No provision of the Texas Disciplinary Rules of Professional Conduct limits or prohibits the transfer to the Texas Comptroller of funds or property that a lawyer reasonably believes to be “presumed abandoned” under the Texas Property Code. Any delivery of funds required by provisions of the Texas Property Code will be within the scope of Rule 1.14(b), which requires, with exceptions not here applicable, that “a lawyer shall promptly deliver to the . . . third person any funds or other property that the . . . third person is entitled to receive . . . .” Accordingly, if a lawyer concludes that he holds property subject to the delivery requirements of the Texas Property Code, Rule 1.14(b) of the Texas Disciplinary Rules of Professional Conduct not only permits but requires the lawyer to deliver such funds or property to the Comptroller in accordance with the Property Code’s requirements.

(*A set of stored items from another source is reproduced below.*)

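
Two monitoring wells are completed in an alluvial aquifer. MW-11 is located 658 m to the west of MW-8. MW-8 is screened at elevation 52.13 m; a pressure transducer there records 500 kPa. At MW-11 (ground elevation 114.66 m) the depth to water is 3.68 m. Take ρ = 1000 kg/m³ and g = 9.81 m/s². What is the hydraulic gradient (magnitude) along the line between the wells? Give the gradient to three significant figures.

Pressure head at MW-8: ψ = P/(ρg) = 500×1000 / (1000 × 9.81) = 50.97 m.
Total head at MW-8: h = z + ψ = 52.13 + 50.97 = 103.10 m.
Total head at MW-11: h = 114.66 − 3.68 = 110.98 m.
Head difference: h(MW-8) − h(MW-11) = 103.10 − 110.98 = -7.88 m.
Hydraulic gradient: i = |Δh| / L = 7.88 / 658 = 0.0120.

i ≈ 0.0120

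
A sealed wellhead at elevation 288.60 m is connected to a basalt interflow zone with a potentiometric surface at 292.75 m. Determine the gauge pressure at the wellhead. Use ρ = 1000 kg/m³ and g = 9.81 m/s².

Head above the cap: Δh = 292.75 − 288.60 = 4.15 m.
P = ρgΔh = 1000 × 9.81 × 4.15 = 40712 Pa ≈ 40.7 kPa.

P ≈ 40.7 kPa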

With respect to the filing of reports with the Comptroller on property required to be transferred to the Comptroller under the Texas Property Code, it is necessary to consider the requirements of Rule 1.05 of the Texas Disciplinary Rules of Professional Conduct concerning confidential information relating to a lawyer’s representation of current and former clients. Rule 1.05(a) defines “confidential information” to include both “privileged information” and “unprivileged client information.” The latter category is broadly defined in Rule 1.05(a) to mean “all information relating to a client or furnished by the client, other than privileged information, acquired by the lawyer during the course of or by reason of the representation of the client.”

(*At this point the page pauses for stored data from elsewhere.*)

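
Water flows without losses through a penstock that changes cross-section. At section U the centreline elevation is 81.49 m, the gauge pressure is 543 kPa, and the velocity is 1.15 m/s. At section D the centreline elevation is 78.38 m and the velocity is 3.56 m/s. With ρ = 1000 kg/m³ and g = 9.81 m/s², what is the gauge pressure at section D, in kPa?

P₂ ≈ 568 kPa

Pressure head at U: ψ₁ = P₁/(ρg) = 543×1000 / (1000 × 9.81) = 55.35 m.
Velocity heads: v₁²/2g = 1.15²/19.62 = 0.067 m; v₂²/2g = 3.56²/19.62 = 0.646 m.
Total head H = z₁ + ψ₁ + v₁²/2g = 81.49 + 55.35 + 0.067 = 136.91 m.
ψ₂ = H − z₂ − v₂²/2g = 136.91 − 78.38 − 0.646 = 57.88 m.
P₂ = ρgψ₂ = 1000 × 9.81 × 57.88 ≈ 568 kPa.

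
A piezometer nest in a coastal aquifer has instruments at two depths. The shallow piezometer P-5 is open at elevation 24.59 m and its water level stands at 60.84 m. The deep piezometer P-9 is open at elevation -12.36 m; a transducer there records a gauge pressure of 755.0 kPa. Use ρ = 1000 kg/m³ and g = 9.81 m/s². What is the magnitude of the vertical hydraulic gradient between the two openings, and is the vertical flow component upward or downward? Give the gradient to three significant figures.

|i_v| ≈ 0.102; vertical flow is upward

Total head at P-5: h = 60.84 m (water level in the standpipe).
Pressure head at P-9: ψ = P/(ρg) = 755.0×1000 / (1000 × 9.81) = 76.96 m.
Total head at P-9: h = z + ψ = -12.36 + 76.96 = 64.60 m.
Δh = h(P-5) − h(P-9) = 60.84 − 64.60 = -3.76 m.
Vertical separation Δz = 24.59 − (-12.36) = 36.95 m.
|i_v| = |Δh| / Δz = 3.76 / 36.95 = 0.102.
Head is higher in the deep piezometer, so vertical flow is upward (discharge condition).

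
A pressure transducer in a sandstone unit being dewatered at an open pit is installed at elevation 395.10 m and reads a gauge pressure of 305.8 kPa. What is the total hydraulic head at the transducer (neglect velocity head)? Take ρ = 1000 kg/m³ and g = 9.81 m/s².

h ≈ 426.27 m

ψ = P/(ρg) = 305.8×1000 / (1000 × 9.81) = 31.17 m.
h = z + ψ = 395.10 + 31.17 = 426.27 m.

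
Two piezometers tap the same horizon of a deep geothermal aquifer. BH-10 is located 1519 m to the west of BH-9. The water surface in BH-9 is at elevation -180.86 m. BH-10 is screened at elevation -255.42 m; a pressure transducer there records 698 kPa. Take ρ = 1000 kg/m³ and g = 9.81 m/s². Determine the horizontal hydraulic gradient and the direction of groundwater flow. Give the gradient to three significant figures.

i ≈ 0.00224; groundwater flows toward the west

Total head at BH-9: h = -180.86 m (water level in the piezometer is the total head).
Pressure head at BH-10: ψ = P/(ρg) = 698×1000 / (1000 × 9.81) = 71.15 m.
Total head at BH-10: h = z + ψ = -255.42 + 71.15 = -184.27 m.
Head difference: h(BH-9) − h(BH-10) = -180.86 − (-184.27) = 3.41 m.
Hydraulic gradient: i = |Δh| / L = 3.41 / 1519 = 0.00224.
Flow is from higher to lower head: from BH-9 toward BH-10, i.e. toward the west.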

Much of the information called for in a report to the Comptroller under section 74.101 of the Texas Property Code appears to come within the definition of “confidential information” under Rule 1.05(a), including, for example, the name, social security number, driver’s license number, e-mail address, and last known address of the client or other person to whom the property is believed to belong.
Rule 1.05(c)(4) expressly authorizes a lawyer to reveal confidential information “[w]hen the lawyer has reason to believe it is necessary to do so in order to comply with a court order, a Texas Disciplinary Rule of Professional Conduct, or other law.” (emphasis added) Thus, if a lawyer files a report containing confidential client information that the lawyer reasonably believes is required under provisions of the Texas Property Code concerning abandoned property, filing such report would not violate the lawyer’s obligations regarding confidentiality under Rule 1.05. It must be emphasized that this authorization applies only to disclosures that are “necessary” for compliance with applicable law. Particularly in view of the general obligation imposed by Rule 1.05 for lawyers not to reveal confidential information acquired in the representation of clients unless an exception such as Rule 1.05(c)(4) applies, the lawyer must take care not to make disclosures that exceed what is required to comply with applicable law. As noted in Comment 14 to Rule 1.05, “ . . . a disclosure adverse to the client’s interest should be no greater than the lawyer believes necessary to the purpose.”
Under the Texas Disciplinary Rules of Professional Conduct, a lawyer is permitted to deliver to the Texas Comptroller of Public Accounts, and to file required reports concerning, funds or other property held in the lawyer’s trust account for which the lawyer is unable to locate or to identify the owner, provided the lawyer reasonably believes that such action is required by applicable provisions of Texas law on abandoned property.